The story being unashamedly thrashed out here refers to the dressing room allocated to ‘king’ Peter at the recent recording of the Royal Variety Performance, that bastion of the nation’s top (cough) light entertainers. Peter, so far as the MEN are concerned, was not given a big enough room in which to prepare. That’s it – that’s the story. I’m not joking. Here is the offending room:

It ‘contained little more than a couple of chairs and a sink’ the article bemoans. I’d have thought one chair and sink would be quite enough. In fact, what does he even need a sink for? He needs somewhere to dump his bag before telling a few jokes. I’d have given him a locker.


+ Thursday, December 3 :: Manchester

Extreme Beer

A Scottish company is attempting to take beer into new territory – extreme beer, possibly. BrewDog, the company in question, have released an 18.3% brew, being sold at the princely sum of £10 (for a 330ml bottle) from their website and in just five specialist beer shops in the country. But they’ve had some grief from industry watchdog The Portman Group. There’s a slogan on the bottle, apparently, that might encourage people to indulge in a touch of excess from time to time. Not the sort of thing that watchdogs like, apparently.

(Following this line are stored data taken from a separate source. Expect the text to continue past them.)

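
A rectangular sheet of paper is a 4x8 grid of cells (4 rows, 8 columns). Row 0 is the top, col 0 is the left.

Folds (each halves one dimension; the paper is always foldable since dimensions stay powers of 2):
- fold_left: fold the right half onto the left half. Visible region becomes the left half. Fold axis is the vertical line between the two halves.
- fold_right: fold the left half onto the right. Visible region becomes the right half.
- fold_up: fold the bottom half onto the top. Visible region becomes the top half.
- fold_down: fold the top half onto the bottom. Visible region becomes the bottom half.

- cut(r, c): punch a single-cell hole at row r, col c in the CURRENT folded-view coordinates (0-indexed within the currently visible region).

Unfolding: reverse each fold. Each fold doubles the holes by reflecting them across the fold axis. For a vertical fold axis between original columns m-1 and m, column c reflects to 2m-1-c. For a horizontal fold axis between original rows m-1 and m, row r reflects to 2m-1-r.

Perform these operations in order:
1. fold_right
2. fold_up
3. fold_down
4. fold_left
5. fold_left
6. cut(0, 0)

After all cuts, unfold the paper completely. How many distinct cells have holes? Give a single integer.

Op 1 fold_right: fold axis v@4; visible region now rows[0,4) x cols[4,8) = 4x4
Op 2 fold_up: fold axis h@2; visible region now rows[0,2) x cols[4,8) = 2x4
Op 3 fold_down: fold axis h@1; visible region now rows[1,2) x cols[4,8) = 1x4
Op 4 fold_left: fold axis v@6; visible region now rows[1,2) x cols[4,6) = 1x2
Op 5 fold_left: fold axis v@5; visible region now rows[1,2) x cols[4,5) = 1x1
Op 6 cut(0, 0): punch at orig (1,4); cuts so far [(1, 4)]; region rows[1,2) x cols[4,5) = 1x1
Unfold 1 (reflect across v@5): 2 holes -> [(1, 4), (1, 5)]
Unfold 2 (reflect across v@6): 4 holes -> [(1, 4), (1, 5), (1, 6), (1, 7)]
Unfold 3 (reflect across h@1): 8 holes -> [(0, 4), (0, 5), (0, 6), (0, 7), (1, 4), (1, 5), (1, 6), (1, 7)]
Unfold 4 (reflect across h@2): 16 holes -> [(0, 4), (0, 5), (0, 6), (0, 7), (1, 4), (1, 5), (1, 6), (1, 7), (2, 4), (2, 5), (2, 6), (2, 7), (3, 4), (3, 5), (3, 6), (3, 7)]
Unfold 5 (reflect across v@4): 32 holes -> [(0, 0), (0, 1), (0, 2), (0, 3), (0, 4), (0, 5), (0, 6), (0, 7), (1, 0), (1, 1), (1, 2), (1, 3), (1, 4), (1, 5), (1, 6), (1, 7), (2, 0), (2, 1), (2, 2), (2, 3), (2, 4), (2, 5), (2, 6), (2, 7), (3, 0), (3, 1), (3, 2), (3, 3), (3, 4), (3, 5), (3, 6), (3, 7)]

Answer: 32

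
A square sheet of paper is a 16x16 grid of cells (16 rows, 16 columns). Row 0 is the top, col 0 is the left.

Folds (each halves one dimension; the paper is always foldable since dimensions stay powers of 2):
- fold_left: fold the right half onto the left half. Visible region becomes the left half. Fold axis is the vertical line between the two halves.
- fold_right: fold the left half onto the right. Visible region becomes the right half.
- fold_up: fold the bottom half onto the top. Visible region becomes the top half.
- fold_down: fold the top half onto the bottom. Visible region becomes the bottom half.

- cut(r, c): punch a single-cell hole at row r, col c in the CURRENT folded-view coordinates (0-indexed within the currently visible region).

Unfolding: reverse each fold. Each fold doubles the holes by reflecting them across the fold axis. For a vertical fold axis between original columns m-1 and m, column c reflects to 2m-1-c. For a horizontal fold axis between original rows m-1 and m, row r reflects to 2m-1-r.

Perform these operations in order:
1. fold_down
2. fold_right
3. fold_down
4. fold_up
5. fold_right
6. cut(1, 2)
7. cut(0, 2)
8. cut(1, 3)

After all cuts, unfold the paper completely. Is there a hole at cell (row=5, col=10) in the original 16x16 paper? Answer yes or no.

Op 1 fold_down: fold axis h@8; visible region now rows[8,16) x cols[0,16) = 8x16
Op 2 fold_right: fold axis v@8; visible region now rows[8,16) x cols[8,16) = 8x8
Op 3 fold_down: fold axis h@12; visible region now rows[12,16) x cols[8,16) = 4x8
Op 4 fold_up: fold axis h@14; visible region now rows[12,14) x cols[8,16) = 2x8
Op 5 fold_right: fold axis v@12; visible region now rows[12,14) x cols[12,16) = 2x4
Op 6 cut(1, 2): punch at orig (13,14); cuts so far [(13, 14)]; region rows[12,14) x cols[12,16) = 2x4
Op 7 cut(0, 2): punch at orig (12,14); cuts so far [(12, 14), (13, 14)]; region rows[12,14) x cols[12,16) = 2x4
Op 8 cut(1, 3): punch at orig (13,15); cuts so far [(12, 14), (13, 14), (13, 15)]; region rows[12,14) x cols[12,16) = 2x4
Unfold 1 (reflect across v@12): 6 holes -> [(12, 9), (12, 14), (13, 8), (13, 9), (13, 14), (13, 15)]
Unfold 2 (reflect across h@14): 12 holes -> [(12, 9), (12, 14), (13, 8), (13, 9), (13, 14), (13, 15), (14, 8), (14, 9), (14, 14), (14, 15), (15, 9), (15, 14)]
Unfold 3 (reflect across h@12): 24 holes -> [(8, 9), (8, 14), (9, 8), (9, 9), (9, 14), (9, 15), (10, 8), (10, 9), (10, 14), (10, 15), (11, 9), (11, 14), (12, 9), (12, 14), (13, 8), (13, 9), (13, 14), (13, 15), (14, 8), (14, 9), (14, 14), (14, 15), (15, 9), (15, 14)]
Unfold 4 (reflect across v@8): 48 holes -> [(8, 1), (8, 6), (8, 9), (8, 14), (9, 0), (9, 1), (9, 6), (9, 7), (9, 8), (9, 9), (9, 14), (9, 15), (10, 0), (10, 1), (10, 6), (10, 7), (10, 8), (10, 9), (10, 14), (10, 15), (11, 1), (11, 6), (11, 9), (11, 14), (12, 1), (12, 6), (12, 9), (12, 14), (13, 0), (13, 1), (13, 6), (13, 7), (13, 8), (13, 9), (13, 14), (13, 15), (14, 0), (14, 1), (14, 6), (14, 7), (14, 8), (14, 9), (14, 14), (14, 15), (15, 1), (15, 6), (15, 9), (15, 14)]
Unfold 5 (reflect across h@8): 96 holes -> [(0, 1), (0, 6), (0, 9), (0, 14), (1, 0), (1, 1), (1, 6), (1, 7), (1, 8), (1, 9), (1, 14), (1, 15), (2, 0), (2, 1), (2, 6), (2, 7), (2, 8), (2, 9), (2, 14), (2, 15), (3, 1), (3, 6), (3, 9), (3, 14), (4, 1), (4, 6), (4, 9), (4, 14), (5, 0), (5, 1), (5, 6), (5, 7), (5, 8), (5, 9), (5, 14), (5, 15), (6, 0), (6, 1), (6, 6), (6, 7), (6, 8), (6, 9), (6, 14), (6, 15), (7, 1), (7, 6), (7, 9), (7, 14), (8, 1), (8, 6), (8, 9), (8, 14), (9, 0), (9, 1), (9, 6), (9, 7), (9, 8), (9, 9), (9, 14), (9, 15), (10, 0), (10, 1), (10, 6), (10, 7), (10, 8), (10, 9), (10, 14), (10, 15), (11, 1), (11, 6), (11, 9), (11, 14), (12, 1), (12, 6), (12, 9), (12, 14), (13, 0), (13, 1), (13, 6), (13, 7), (13, 8), (13, 9), (13, 14), (13, 15), (14, 0), (14, 1), (14, 6), (14, 7), (14, 8), (14, 9), (14, 14), (14, 15), (15, 1), (15, 6), (15, 9), (15, 14)]
Holes: [(0, 1), (0, 6), (0, 9), (0, 14), (1, 0), (1, 1), (1, 6), (1, 7), (1, 8), (1, 9), (1, 14), (1, 15), (2, 0), (2, 1), (2, 6), (2, 7), (2, 8), (2, 9), (2, 14), (2, 15), (3, 1), (3, 6), (3, 9), (3, 14), (4, 1), (4, 6), (4, 9), (4, 14), (5, 0), (5, 1), (5, 6), (5, 7), (5, 8), (5, 9), (5, 14), (5, 15), (6, 0), (6, 1), (6, 6), (6, 7), (6, 8), (6, 9), (6, 14), (6, 15), (7, 1), (7, 6), (7, 9), (7, 14), (8, 1), (8, 6), (8, 9), (8, 14), (9, 0), (9, 1), (9, 6), (9, 7), (9, 8), (9, 9), (9, 14), (9, 15), (10, 0), (10, 1), (10, 6), (10, 7), (10, 8), (10, 9), (10, 14), (10, 15), (11, 1), (11, 6), (11, 9), (11, 14), (12, 1), (12, 6), (12, 9), (12, 14), (13, 0), (13, 1), (13, 6), (13, 7), (13, 8), (13, 9), (13, 14), (13, 15), (14, 0), (14, 1), (14, 6), (14, 7), (14, 8), (14, 9), (14, 14), (14, 15), (15, 1), (15, 6), (15, 9), (15, 14)]

Answer: no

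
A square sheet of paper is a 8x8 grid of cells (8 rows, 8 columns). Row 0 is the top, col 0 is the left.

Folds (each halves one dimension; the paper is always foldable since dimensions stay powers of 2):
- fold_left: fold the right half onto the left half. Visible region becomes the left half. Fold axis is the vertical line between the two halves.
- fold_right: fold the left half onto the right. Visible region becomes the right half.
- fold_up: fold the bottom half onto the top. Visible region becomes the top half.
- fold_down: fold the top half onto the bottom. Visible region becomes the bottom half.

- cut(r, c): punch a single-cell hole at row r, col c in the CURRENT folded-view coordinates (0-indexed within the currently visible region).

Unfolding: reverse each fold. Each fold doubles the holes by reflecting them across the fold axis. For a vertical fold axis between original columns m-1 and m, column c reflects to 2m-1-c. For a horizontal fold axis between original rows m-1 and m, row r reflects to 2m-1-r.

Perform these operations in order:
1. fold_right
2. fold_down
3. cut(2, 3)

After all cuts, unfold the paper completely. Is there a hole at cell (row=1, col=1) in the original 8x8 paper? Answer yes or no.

Op 1 fold_right: fold axis v@4; visible region now rows[0,8) x cols[4,8) = 8x4
Op 2 fold_down: fold axis h@4; visible region now rows[4,8) x cols[4,8) = 4x4
Op 3 cut(2, 3): punch at orig (6,7); cuts so far [(6, 7)]; region rows[4,8) x cols[4,8) = 4x4
Unfold 1 (reflect across h@4): 2 holes -> [(1, 7), (6, 7)]
Unfold 2 (reflect across v@4): 4 holes -> [(1, 0), (1, 7), (6, 0), (6, 7)]
Holes: [(1, 0), (1, 7), (6, 0), (6, 7)]

Answer: no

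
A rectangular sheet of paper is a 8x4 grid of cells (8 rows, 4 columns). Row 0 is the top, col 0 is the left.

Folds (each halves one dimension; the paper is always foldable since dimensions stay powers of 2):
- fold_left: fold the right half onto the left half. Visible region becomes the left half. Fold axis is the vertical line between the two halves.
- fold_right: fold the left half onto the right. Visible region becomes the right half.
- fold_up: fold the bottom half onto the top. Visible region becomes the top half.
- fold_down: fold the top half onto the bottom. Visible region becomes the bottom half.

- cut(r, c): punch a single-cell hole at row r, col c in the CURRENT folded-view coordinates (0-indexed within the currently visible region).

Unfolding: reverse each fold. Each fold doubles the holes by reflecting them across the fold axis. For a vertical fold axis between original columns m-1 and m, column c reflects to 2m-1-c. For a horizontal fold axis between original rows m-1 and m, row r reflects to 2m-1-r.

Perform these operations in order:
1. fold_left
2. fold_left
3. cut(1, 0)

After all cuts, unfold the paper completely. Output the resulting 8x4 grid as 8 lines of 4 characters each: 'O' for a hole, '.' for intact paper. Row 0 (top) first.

Answer: ....
OOOO
....
....
....
....
....
....

Derivation:
Op 1 fold_left: fold axis v@2; visible region now rows[0,8) x cols[0,2) = 8x2
Op 2 fold_left: fold axis v@1; visible region now rows[0,8) x cols[0,1) = 8x1
Op 3 cut(1, 0): punch at orig (1,0); cuts so far [(1, 0)]; region rows[0,8) x cols[0,1) = 8x1
Unfold 1 (reflect across v@1): 2 holes -> [(1, 0), (1, 1)]
Unfold 2 (reflect across v@2): 4 holes -> [(1, 0), (1, 1), (1, 2), (1, 3)]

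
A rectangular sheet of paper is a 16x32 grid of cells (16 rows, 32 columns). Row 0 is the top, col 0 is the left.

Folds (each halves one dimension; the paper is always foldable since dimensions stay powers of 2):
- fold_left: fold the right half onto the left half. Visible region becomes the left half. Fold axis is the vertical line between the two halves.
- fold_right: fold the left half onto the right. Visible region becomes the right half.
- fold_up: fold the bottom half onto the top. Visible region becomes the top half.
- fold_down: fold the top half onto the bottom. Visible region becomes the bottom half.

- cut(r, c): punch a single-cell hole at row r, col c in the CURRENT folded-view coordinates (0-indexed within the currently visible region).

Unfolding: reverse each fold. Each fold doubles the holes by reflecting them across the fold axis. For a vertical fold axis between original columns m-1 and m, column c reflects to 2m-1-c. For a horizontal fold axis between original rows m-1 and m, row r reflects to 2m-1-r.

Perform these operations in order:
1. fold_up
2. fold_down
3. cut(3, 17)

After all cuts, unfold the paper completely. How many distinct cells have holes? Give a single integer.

Op 1 fold_up: fold axis h@8; visible region now rows[0,8) x cols[0,32) = 8x32
Op 2 fold_down: fold axis h@4; visible region now rows[4,8) x cols[0,32) = 4x32
Op 3 cut(3, 17): punch at orig (7,17); cuts so far [(7, 17)]; region rows[4,8) x cols[0,32) = 4x32
Unfold 1 (reflect across h@4): 2 holes -> [(0, 17), (7, 17)]
Unfold 2 (reflect across h@8): 4 holes -> [(0, 17), (7, 17), (8, 17), (15, 17)]

Answer: 4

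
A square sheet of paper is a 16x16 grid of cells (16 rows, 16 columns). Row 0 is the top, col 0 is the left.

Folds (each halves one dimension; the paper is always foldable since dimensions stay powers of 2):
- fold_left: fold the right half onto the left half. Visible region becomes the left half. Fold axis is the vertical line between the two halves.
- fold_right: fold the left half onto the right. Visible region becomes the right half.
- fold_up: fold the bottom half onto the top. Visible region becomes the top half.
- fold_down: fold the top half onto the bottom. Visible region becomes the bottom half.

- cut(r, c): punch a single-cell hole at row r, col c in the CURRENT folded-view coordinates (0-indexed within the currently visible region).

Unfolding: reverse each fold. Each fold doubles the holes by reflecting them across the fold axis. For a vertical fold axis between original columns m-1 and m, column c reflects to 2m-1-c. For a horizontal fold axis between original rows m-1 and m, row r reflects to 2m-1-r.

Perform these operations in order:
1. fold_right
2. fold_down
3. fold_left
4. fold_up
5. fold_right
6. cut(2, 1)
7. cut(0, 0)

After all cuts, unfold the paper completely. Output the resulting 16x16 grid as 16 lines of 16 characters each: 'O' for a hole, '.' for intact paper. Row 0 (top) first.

Answer: .OO..OO..OO..OO.
................
O..OO..OO..OO..O
................
................
O..OO..OO..OO..O
................
.OO..OO..OO..OO.
.OO..OO..OO..OO.
................
O..OO..OO..OO..O
................
................
O..OO..OO..OO..O
................
.OO..OO..OO..OO.

Derivation:
Op 1 fold_right: fold axis v@8; visible region now rows[0,16) x cols[8,16) = 16x8
Op 2 fold_down: fold axis h@8; visible region now rows[8,16) x cols[8,16) = 8x8
Op 3 fold_left: fold axis v@12; visible region now rows[8,16) x cols[8,12) = 8x4
Op 4 fold_up: fold axis h@12; visible region now rows[8,12) x cols[8,12) = 4x4
Op 5 fold_right: fold axis v@10; visible region now rows[8,12) x cols[10,12) = 4x2
Op 6 cut(2, 1): punch at orig (10,11); cuts so far [(10, 11)]; region rows[8,12) x cols[10,12) = 4x2
Op 7 cut(0, 0): punch at orig (8,10); cuts so far [(8, 10), (10, 11)]; region rows[8,12) x cols[10,12) = 4x2
Unfold 1 (reflect across v@10): 4 holes -> [(8, 9), (8, 10), (10, 8), (10, 11)]
Unfold 2 (reflect across h@12): 8 holes -> [(8, 9), (8, 10), (10, 8), (10, 11), (13, 8), (13, 11), (15, 9), (15, 10)]
Unfold 3 (reflect across v@12): 16 holes -> [(8, 9), (8, 10), (8, 13), (8, 14), (10, 8), (10, 11), (10, 12), (10, 15), (13, 8), (13, 11), (13, 12), (13, 15), (15, 9), (15, 10), (15, 13), (15, 14)]
Unfold 4 (reflect across h@8): 32 holes -> [(0, 9), (0, 10), (0, 13), (0, 14), (2, 8), (2, 11), (2, 12), (2, 15), (5, 8), (5, 11), (5, 12), (5, 15), (7, 9), (7, 10), (7, 13), (7, 14), (8, 9), (8, 10), (8, 13), (8, 14), (10, 8), (10, 11), (10, 12), (10, 15), (13, 8), (13, 11), (13, 12), (13, 15), (15, 9), (15, 10), (15, 13), (15, 14)]
Unfold 5 (reflect across v@8): 64 holes -> [(0, 1), (0, 2), (0, 5), (0, 6), (0, 9), (0, 10), (0, 13), (0, 14), (2, 0), (2, 3), (2, 4), (2, 7), (2, 8), (2, 11), (2, 12), (2, 15), (5, 0), (5, 3), (5, 4), (5, 7), (5, 8), (5, 11), (5, 12), (5, 15), (7, 1), (7, 2), (7, 5), (7, 6), (7, 9), (7, 10), (7, 13), (7, 14), (8, 1), (8, 2), (8, 5), (8, 6), (8, 9), (8, 10), (8, 13), (8, 14), (10, 0), (10, 3), (10, 4), (10, 7), (10, 8), (10, 11), (10, 12), (10, 15), (13, 0), (13, 3), (13, 4), (13, 7), (13, 8), (13, 11), (13, 12), (13, 15), (15, 1), (15, 2), (15, 5), (15, 6), (15, 9), (15, 10), (15, 13), (15, 14)]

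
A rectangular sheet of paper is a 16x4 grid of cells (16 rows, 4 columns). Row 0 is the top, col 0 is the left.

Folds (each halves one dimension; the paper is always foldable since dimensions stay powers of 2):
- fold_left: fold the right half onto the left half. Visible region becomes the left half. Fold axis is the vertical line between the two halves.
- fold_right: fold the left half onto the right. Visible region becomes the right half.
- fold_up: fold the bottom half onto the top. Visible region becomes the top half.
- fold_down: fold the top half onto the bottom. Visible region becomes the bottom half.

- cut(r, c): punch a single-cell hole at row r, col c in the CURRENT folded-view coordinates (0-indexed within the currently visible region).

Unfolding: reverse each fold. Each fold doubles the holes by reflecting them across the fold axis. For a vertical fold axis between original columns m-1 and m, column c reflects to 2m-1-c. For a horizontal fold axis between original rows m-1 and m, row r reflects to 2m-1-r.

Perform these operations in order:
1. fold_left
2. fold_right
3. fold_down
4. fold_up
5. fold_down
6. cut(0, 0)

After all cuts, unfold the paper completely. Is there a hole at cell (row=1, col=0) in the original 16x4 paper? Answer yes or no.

Answer: yes

Derivation:
Op 1 fold_left: fold axis v@2; visible region now rows[0,16) x cols[0,2) = 16x2
Op 2 fold_right: fold axis v@1; visible region now rows[0,16) x cols[1,2) = 16x1
Op 3 fold_down: fold axis h@8; visible region now rows[8,16) x cols[1,2) = 8x1
Op 4 fold_up: fold axis h@12; visible region now rows[8,12) x cols[1,2) = 4x1
Op 5 fold_down: fold axis h@10; visible region now rows[10,12) x cols[1,2) = 2x1
Op 6 cut(0, 0): punch at orig (10,1); cuts so far [(10, 1)]; region rows[10,12) x cols[1,2) = 2x1
Unfold 1 (reflect across h@10): 2 holes -> [(9, 1), (10, 1)]
Unfold 2 (reflect across h@12): 4 holes -> [(9, 1), (10, 1), (13, 1), (14, 1)]
Unfold 3 (reflect across h@8): 8 holes -> [(1, 1), (2, 1), (5, 1), (6, 1), (9, 1), (10, 1), (13, 1), (14, 1)]
Unfold 4 (reflect across v@1): 16 holes -> [(1, 0), (1, 1), (2, 0), (2, 1), (5, 0), (5, 1), (6, 0), (6, 1), (9, 0), (9, 1), (10, 0), (10, 1), (13, 0), (13, 1), (14, 0), (14, 1)]
Unfold 5 (reflect across v@2): 32 holes -> [(1, 0), (1, 1), (1, 2), (1, 3), (2, 0), (2, 1), (2, 2), (2, 3), (5, 0), (5, 1), (5, 2), (5, 3), (6, 0), (6, 1), (6, 2), (6, 3), (9, 0), (9, 1), (9, 2), (9, 3), (10, 0), (10, 1), (10, 2), (10, 3), (13, 0), (13, 1), (13, 2), (13, 3), (14, 0), (14, 1), (14, 2), (14, 3)]
Holes: [(1, 0), (1, 1), (1, 2), (1, 3), (2, 0), (2, 1), (2, 2), (2, 3), (5, 0), (5, 1), (5, 2), (5, 3), (6, 0), (6, 1), (6, 2), (6, 3), (9, 0), (9, 1), (9, 2), (9, 3), (10, 0), (10, 1), (10, 2), (10, 3), (13, 0), (13, 1), (13, 2), (13, 3), (14, 0), (14, 1), (14, 2), (14, 3)]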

I quite like BrewDog though – a quick fumble around their website reveals a company with a sense of humour and a passion for what they’re doing. They also have some good names for their beers: they followed Tokyo* (the one that felt the wrath of the watchdog) with a low alcohol ale called Nanny State. Nice touch.

They’ve also upped their game again recently in the extreme beer stakes with a new creation at 32%. That is some seriously extreme beer but the alcohol content isn’t the only thing of note with this particular brew; it’s got a pretty special name too: Tactical Nuclear Penguin. Love it.



+ Tuesday, December 1 :: Manchester

Team Jedward

Roll up, roll up, the circus is in town. It was inevitable, I suppose, what with Pure hosting a weekly X Factor rejects show. There’s no easy way to say this so I’ll just get it out there – Jedward are coming to town. That’s right, the odd, bouncing Irish pair will be fulfilling their X Factor contracts and coming to Manchester to ‘perform’ live, in front of a heaving, lubricated Saturday night audience in Pure. God help them.

Let’s list all the things we know about Jedward:

1. They’re Irish.
2. They’re twins.
3. Simon Cowell doesn’t like them.
4. Louis Walsh pretended to like them.
5. Most people want to hit them.

I’m out of knowledge there I’m afraid, probably due to the fact that my awareness of the subject has been gleaned mainly by glancing over the front pages of the red tops when I’m in the shop. I glance at the Mail while I’m there too, just to see how the world looks from that particular viewpoint. Scary, seems to be the idea. And angry.

So anyway, Jedward are on their way this Saturday 5 December to do whatever it is they do that people find endearing or, perhaps more baffling, entertaining. Still, it seems it’s cool to ironically support such atrocities of association to the concept of music, so we might as well join in because, you know, it’s cool, like. Innit. Go Jedward!! 1!1!